Sometimes it happens that when you finally prepare to leave a place you've been for awhile, you get a little nostalgic and think of the things you will miss about it. That is not the case with the apartment I am leaving behind this week. Instead, once I knew positively that we would be moving, all of the things that ever annoyed me about the apartment and the complex itself became even more glaring and annoying to me. The fact that the garage entry gate often doesn't work, the numerous gates and fire doors of the complex that make navigating sidewalks and hallways with a stroller maddeningly difficult, the way that the halls echo and carry the noise of screaming toddlers and kids, the frustrations of dealing with the laundry room, and so on--all of these things in the past month have only increased my frustration and anxiousness for change. To a certain extent, the degree of my frustration and eagerness to leave what is really a very nice apartment and apartment complex (especially for our budget) kind of surprises me. When Eric and I moved in we certainly considered it a serious upgrade and were very pleased with the perks of living in university family housing--subsidized rent, free internet and basic cable, and a far larger and nicer apartment than we could ever hope to afford in that area on our modest budget.

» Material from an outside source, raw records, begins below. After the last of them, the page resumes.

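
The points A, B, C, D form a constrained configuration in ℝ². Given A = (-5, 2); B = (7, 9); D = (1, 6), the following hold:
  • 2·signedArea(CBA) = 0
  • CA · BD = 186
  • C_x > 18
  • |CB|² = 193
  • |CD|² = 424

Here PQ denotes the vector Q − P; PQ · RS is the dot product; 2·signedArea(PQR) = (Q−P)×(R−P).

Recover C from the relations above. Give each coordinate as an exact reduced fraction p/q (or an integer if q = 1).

C = (19, 16)

1. C_x = 19  [2·signedArea(CBA) = 0 ∩ CA · BD = 186]
2. C_y = 16  [2·signedArea(CBA) = 0 ∩ CA · BD = 186]
   → C = (19, 16)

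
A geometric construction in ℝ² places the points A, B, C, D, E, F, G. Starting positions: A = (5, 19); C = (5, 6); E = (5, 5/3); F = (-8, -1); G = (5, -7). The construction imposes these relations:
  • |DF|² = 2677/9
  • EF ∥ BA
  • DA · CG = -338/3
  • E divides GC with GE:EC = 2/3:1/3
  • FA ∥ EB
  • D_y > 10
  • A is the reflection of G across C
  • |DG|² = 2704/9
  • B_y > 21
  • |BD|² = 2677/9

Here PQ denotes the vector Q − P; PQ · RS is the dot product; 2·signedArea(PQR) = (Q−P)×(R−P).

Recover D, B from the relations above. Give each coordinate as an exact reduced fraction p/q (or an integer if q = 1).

1. D_y = 31/3  [DA · CG = -338/3]
2. D_x = 5  [|DG|² = 2704/9]
   → D = (5, 31/3)
3. B_x = 18  [EF ∥ BA ∩ FA ∥ EB]
4. B_y = 65/3  [EF ∥ BA ∩ FA ∥ EB]
   → B = (18, 65/3)

B = (18, 65/3)
D = (5, 31/3)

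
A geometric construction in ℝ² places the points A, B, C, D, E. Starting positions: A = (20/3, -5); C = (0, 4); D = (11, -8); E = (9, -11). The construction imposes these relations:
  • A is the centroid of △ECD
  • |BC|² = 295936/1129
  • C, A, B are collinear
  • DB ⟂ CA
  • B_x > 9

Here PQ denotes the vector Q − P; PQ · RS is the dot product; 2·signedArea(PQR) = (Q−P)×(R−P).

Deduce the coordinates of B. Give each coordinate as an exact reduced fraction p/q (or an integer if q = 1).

B = (10880/1129, -10172/1129)

1. B_x = 10880/1129  [C, A, B are collinear ∩ DB ⟂ CA]
2. B_y = -10172/1129  [C, A, B are collinear ∩ DB ⟂ CA]
   → B = (10880/1129, -10172/1129)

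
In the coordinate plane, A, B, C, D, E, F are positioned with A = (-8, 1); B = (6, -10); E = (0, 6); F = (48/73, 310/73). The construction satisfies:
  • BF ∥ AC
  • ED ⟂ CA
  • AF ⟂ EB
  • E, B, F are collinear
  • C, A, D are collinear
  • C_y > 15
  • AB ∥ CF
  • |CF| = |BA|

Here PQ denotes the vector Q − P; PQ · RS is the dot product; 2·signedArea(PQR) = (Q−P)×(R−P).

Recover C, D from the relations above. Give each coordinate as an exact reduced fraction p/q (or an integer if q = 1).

1. C_x = -974/73  [AB ∥ CF ∩ BF ∥ AC]
2. C_y = 1113/73  [AB ∥ CF ∩ BF ∥ AC]
   → C = (-974/73, 1113/73)
3. D_x = -632/73  [C, A, D are collinear ∩ ED ⟂ CA]
4. D_y = 201/73  [C, A, D are collinear ∩ ED ⟂ CA]
   → D = (-632/73, 201/73)

C = (-974/73, 1113/73)
D = (-632/73, 201/73)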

Times change, I suppose. When Eric and I moved in we were newly married and child free. We didn't need to fight with gates and fire doors while pushing a stroller or strategize about how to get to and from the laundry room with both the laundry and the baby in tow. Also, I think once you become a parent, you become much more focused on things that make your life easier and save you time. Once we had Liam, our situation and priorities changed considerably, and--ironically--the university family housing complex became a less accommodating place for us to live. Granted, it would be an even more inconvenient situation if we were not in an apartment on the first floor (the buildings have no elevators), but we've still become weary of the inconveniences we've had to deal with on a daily basis. Plus, all that aside, let's face it--you become less tolerant of present annoyances and frustrations once you have an end to them in sight. All month long I've had an eye on the calendar, counting down the days, and today September is finally at an end.
Tonight we'll spend our last night in the apartment we entered as newlyweds and now leave as new parents. Oh, I suppose there are things I will miss about the place, but I'm looking forward to tomorrow and hope that the changes it will bring will be as positive for our family as we think they will be.